Please read instructions carefully:

The following passages are different versions of the same life event based on scenarios you have described to your memory rehabilitation professional in past consultations. While paying close attention to the underlined key words, circle the number of the narratives that seem most familiar to you or appear to be closest to what might have been the actual occurrence.

1. Christmas Day. You are 10. Dad is drunk. Your younger Brother, who is 3, is coloring the book he was gifted that morning on the living room carpet. Mom is, referring to Dad, quote, "Tired of this shit." Dad rises from his recliner, crosses the room, stepping over Brother, and slaps Mom across the face. You begin to cry, and your thoughts go to the .45 under the couch cushions. Dad proceeds to strike Mom as she holds her hands up, and they retreat screaming into the kitchen. You pick up the phone and call your Grandfather. He says he doesn't want to get involved.

2. Christmas Day. You don't feel 10, but older. Dad is drunk, and is helping Brother, who is 3 and often called "not my son," to color within the lines. Mom politely asks how someone could disappear for five hours after saying they're stepping out for "some fresh air," and then reappear without the ability to walk. Dad smiles and kindly explains that he felt a panic attack coming on and needed to get away for a while, visiting his brother while out. Mom smiles in reply. You shift on the couch, the weight of the .45 underneath the cushion hoisting your right leg an inch higher above your left.

3. Christmas Day. You feel much younger than 10. Dad is sober, and is reclining while watching television personalities rejoice in the Lord Almighty. Occasionally he will bellow "Amen" at the men on screen. Brother is asking Dad questions about rapture, and is concerned he's not a good enough kid to be taken "up to heaven." Mom is drunk and interjects, saying, "Neither of you boys are going to hell; I'd go in your place." Dad's face flickers red, and he tells her not to say anything like that again. You watch the speed at which his expression changes, and you are reminded of the speed that a .45 slug leaves the barrel.

4. Christmas Day. You are 30, and know what is about to happen. Dad is drunk and sits down in his recliner, announcing, "Well, I've done my good deed for the day." Brother, who can count to 3, has chosen a different colored crayon for each member of the family and has set them aside to draw a portrait later. Mom opens her mouth to begin her argument. You draw the .45 from under the couch cushion and fire two rounds into Dad's face.

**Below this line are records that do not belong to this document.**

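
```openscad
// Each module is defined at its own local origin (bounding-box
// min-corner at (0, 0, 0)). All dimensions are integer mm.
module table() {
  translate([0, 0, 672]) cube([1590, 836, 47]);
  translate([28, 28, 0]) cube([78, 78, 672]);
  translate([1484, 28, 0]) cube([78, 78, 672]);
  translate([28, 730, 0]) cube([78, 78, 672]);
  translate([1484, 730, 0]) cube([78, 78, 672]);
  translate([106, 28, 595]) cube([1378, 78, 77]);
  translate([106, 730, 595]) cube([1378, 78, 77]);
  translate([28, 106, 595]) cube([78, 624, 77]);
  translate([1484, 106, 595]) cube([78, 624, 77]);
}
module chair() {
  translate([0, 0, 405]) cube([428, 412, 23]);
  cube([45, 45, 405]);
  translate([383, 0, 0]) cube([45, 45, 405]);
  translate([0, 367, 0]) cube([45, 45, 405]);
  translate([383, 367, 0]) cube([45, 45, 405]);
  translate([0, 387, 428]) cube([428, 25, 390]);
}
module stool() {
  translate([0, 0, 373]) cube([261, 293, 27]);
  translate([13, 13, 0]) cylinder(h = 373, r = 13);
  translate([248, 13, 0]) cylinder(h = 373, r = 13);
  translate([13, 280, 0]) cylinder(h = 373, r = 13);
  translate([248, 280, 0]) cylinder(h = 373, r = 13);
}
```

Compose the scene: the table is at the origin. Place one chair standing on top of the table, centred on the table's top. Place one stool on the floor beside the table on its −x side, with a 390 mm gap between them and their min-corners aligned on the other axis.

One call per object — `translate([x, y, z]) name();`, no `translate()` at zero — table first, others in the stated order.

table();
translate([581, 212, 719]) chair();
translate([-651, 0, 0]) stool();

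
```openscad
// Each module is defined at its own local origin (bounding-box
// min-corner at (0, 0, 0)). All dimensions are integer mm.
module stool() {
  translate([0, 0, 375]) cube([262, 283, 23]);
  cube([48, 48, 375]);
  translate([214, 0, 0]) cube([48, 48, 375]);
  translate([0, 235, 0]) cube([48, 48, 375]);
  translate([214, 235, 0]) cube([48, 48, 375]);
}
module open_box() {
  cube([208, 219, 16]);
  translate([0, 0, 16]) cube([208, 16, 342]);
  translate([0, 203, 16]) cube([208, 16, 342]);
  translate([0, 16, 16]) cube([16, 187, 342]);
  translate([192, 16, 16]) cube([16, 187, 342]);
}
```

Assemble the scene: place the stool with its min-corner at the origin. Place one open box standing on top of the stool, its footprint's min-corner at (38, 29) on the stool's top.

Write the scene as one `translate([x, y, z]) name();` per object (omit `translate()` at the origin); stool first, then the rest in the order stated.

stool();
translate([38, 29, 398]) open_box();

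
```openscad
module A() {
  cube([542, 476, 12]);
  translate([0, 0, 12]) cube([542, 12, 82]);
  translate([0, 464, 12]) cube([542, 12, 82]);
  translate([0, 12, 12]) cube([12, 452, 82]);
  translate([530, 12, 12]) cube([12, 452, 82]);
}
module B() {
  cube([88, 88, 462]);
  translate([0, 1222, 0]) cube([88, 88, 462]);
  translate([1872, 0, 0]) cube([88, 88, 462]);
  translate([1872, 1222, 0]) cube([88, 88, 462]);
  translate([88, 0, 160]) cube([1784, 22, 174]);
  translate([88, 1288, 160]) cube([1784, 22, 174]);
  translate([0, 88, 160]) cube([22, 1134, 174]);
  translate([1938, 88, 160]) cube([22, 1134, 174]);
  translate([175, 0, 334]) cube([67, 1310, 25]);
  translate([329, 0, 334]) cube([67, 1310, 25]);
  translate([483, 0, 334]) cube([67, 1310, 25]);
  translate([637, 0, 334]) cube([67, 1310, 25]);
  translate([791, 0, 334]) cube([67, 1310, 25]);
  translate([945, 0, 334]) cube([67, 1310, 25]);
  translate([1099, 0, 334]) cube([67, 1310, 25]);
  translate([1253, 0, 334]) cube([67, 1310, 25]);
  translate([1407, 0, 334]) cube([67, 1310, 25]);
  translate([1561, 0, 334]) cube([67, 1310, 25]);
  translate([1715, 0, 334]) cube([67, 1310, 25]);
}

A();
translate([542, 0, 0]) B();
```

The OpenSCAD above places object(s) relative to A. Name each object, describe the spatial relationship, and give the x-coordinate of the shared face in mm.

A is an open box. B is a bed frame. The bed frame is against the open box's +x side, with their −y faces flush. The x-coordinate of the shared face is 542 mm.

The open box's +x face and the bed frame's −x face are both at x = 542 mm.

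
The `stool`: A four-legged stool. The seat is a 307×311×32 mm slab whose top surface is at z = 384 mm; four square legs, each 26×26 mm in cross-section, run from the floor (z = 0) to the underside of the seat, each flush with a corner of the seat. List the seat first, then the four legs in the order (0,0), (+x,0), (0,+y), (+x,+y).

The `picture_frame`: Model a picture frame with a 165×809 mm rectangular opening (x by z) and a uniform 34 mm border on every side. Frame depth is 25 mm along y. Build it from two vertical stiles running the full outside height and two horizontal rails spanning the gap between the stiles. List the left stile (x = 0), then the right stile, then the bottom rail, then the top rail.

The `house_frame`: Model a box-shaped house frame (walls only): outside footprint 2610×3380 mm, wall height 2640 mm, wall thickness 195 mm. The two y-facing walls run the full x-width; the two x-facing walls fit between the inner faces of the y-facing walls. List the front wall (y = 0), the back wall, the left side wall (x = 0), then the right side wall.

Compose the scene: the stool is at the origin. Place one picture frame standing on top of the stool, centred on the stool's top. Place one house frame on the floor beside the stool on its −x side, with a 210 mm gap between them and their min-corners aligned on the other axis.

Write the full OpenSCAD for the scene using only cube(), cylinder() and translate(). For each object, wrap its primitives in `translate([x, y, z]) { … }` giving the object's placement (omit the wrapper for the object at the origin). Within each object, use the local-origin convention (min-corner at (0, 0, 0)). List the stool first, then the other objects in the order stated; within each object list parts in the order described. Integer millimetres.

translate([0, 0, 352]) cube([307, 311, 32]);
cube([26, 26, 352]);
translate([281, 0, 0]) cube([26, 26, 352]);
translate([0, 285, 0]) cube([26, 26, 352]);
translate([281, 285, 0]) cube([26, 26, 352]);
translate([37, 143, 384]) {
  cube([34, 25, 877]);
  translate([199, 0, 0]) cube([34, 25, 877]);
  translate([34, 0, 0]) cube([165, 25, 34]);
  translate([34, 0, 843]) cube([165, 25, 34]);
}
translate([-2820, 0, 0]) {
  cube([2610, 195, 2640]);
  translate([0, 3185, 0]) cube([2610, 195, 2640]);
  translate([0, 195, 0]) cube([195, 2990, 2640]);
  translate([2415, 195, 0]) cube([195, 2990, 2640]);
}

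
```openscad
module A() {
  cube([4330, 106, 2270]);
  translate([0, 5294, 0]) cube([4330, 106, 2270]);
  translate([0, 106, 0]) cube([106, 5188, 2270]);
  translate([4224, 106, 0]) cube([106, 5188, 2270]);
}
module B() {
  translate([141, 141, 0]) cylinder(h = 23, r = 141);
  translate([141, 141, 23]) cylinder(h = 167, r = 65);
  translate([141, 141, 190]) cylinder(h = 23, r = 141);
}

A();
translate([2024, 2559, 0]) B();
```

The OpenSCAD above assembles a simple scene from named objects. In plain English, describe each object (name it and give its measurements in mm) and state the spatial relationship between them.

A is a box-shaped house frame (walls only): outside footprint 4330×5400 mm, wall height 2270 mm, wall thickness 106 mm. The two y-facing walls run the full x-width; the two x-facing walls fit between the inner faces of the y-facing walls.

B is a spool: two coaxial disc flanges of radius 141 mm and thickness 23 mm, joined by a core cylinder of radius 65 mm and height 167 mm. The lower flange rests on z = 0 and the three cylinders share a vertical axis.

The spool sits inside the house frame, centred.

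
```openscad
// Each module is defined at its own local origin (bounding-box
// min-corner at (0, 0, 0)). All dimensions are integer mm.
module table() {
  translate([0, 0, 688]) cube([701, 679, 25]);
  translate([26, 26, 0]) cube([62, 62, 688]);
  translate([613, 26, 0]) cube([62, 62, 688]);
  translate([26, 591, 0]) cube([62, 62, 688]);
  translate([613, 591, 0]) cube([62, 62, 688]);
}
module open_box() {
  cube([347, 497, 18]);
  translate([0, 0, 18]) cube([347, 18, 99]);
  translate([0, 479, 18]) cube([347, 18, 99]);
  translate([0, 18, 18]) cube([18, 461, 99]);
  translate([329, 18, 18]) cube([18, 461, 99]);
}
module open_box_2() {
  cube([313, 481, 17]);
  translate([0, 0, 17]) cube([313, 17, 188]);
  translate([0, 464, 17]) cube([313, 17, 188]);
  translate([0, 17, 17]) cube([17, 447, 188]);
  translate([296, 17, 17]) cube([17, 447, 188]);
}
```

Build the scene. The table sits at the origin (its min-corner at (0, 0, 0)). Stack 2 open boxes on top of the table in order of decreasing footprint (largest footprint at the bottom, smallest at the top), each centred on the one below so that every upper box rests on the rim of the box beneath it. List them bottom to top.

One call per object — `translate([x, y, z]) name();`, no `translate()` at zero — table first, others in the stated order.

table();
translate([177, 91, 713]) open_box();
translate([194, 99, 830]) open_box_2();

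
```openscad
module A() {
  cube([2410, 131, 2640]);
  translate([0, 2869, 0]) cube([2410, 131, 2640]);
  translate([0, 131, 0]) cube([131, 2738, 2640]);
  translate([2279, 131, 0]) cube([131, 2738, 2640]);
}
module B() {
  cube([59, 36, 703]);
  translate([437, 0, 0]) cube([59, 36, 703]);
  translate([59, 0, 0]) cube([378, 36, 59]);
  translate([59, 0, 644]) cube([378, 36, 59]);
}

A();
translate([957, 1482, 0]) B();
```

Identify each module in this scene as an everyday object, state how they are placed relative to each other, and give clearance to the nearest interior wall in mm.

A is a house frame. B is a picture frame. The picture frame sits inside the house frame, centred. The clearance to the nearest interior wall is 826 mm.

Clearances: x = 826, y = 1351; minimum 826 mm.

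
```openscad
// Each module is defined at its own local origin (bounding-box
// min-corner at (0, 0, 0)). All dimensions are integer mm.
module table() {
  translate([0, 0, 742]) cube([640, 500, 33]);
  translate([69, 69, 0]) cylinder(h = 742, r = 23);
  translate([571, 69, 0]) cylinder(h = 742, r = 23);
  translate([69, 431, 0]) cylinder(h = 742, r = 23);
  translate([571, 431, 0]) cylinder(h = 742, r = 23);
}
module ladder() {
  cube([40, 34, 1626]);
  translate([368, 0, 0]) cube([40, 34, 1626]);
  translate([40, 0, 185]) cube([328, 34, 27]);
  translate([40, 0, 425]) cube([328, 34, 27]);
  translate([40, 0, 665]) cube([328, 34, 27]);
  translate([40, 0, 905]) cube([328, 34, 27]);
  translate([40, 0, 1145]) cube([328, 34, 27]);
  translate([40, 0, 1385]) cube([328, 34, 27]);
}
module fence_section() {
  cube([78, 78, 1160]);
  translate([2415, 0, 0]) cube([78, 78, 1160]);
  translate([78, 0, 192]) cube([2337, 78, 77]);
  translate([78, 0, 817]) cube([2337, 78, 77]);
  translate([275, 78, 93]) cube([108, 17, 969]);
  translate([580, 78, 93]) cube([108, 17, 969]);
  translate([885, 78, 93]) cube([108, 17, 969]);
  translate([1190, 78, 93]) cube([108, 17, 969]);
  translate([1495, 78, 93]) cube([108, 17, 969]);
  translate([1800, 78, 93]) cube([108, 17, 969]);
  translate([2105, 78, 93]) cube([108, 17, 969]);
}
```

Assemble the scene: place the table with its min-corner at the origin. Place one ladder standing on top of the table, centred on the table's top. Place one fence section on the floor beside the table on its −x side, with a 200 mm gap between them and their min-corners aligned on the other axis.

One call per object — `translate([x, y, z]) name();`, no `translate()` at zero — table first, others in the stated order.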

5. Christmas Day. You are unsure of your age. Dad has been gone for several hours and will not return until morning. You are sitting beside Brother on the living room carpet, and he's holding up 3 fingers, pretending to be a genie. He says that you have 3 wishes. You are thinking of who is supposed to shoot prowlers if Dad isn't home. You can hear Mom sobbing and smoking in the kitchen, speaking on the phone to your Grandfather. You ask Brother to first tell you what his wishes would be. He says he only has 2: For Mom to never cry again and for Dad to stay out in the fresh air forever.

6. It could be Christmas Day, but it is also every other day before and after. You are every age between 10 and up until now, on any one of those days. Dad is dead after mixing two palms of tranquilizers with a 24-pack while hunting a coma. Brother has stepped over the anger he lived among as a child and doesn't understand why you broke a bottle over the head of a biker in that bar parking lot after the man struck his girlfriend. The last thing Mom says to you is, "What's Wrong?" before choking to death on the fluid in her lungs. You are drunk, and enter the Warsaw Baptist Cemetery at 3 AM. It takes you awhile to find your Dad's gravestone as you were not at the funeral. You draw the .45 from your waistband and stray toward the grave, firing twelve times. The inscribed doves on the marble explode, but do not bleed.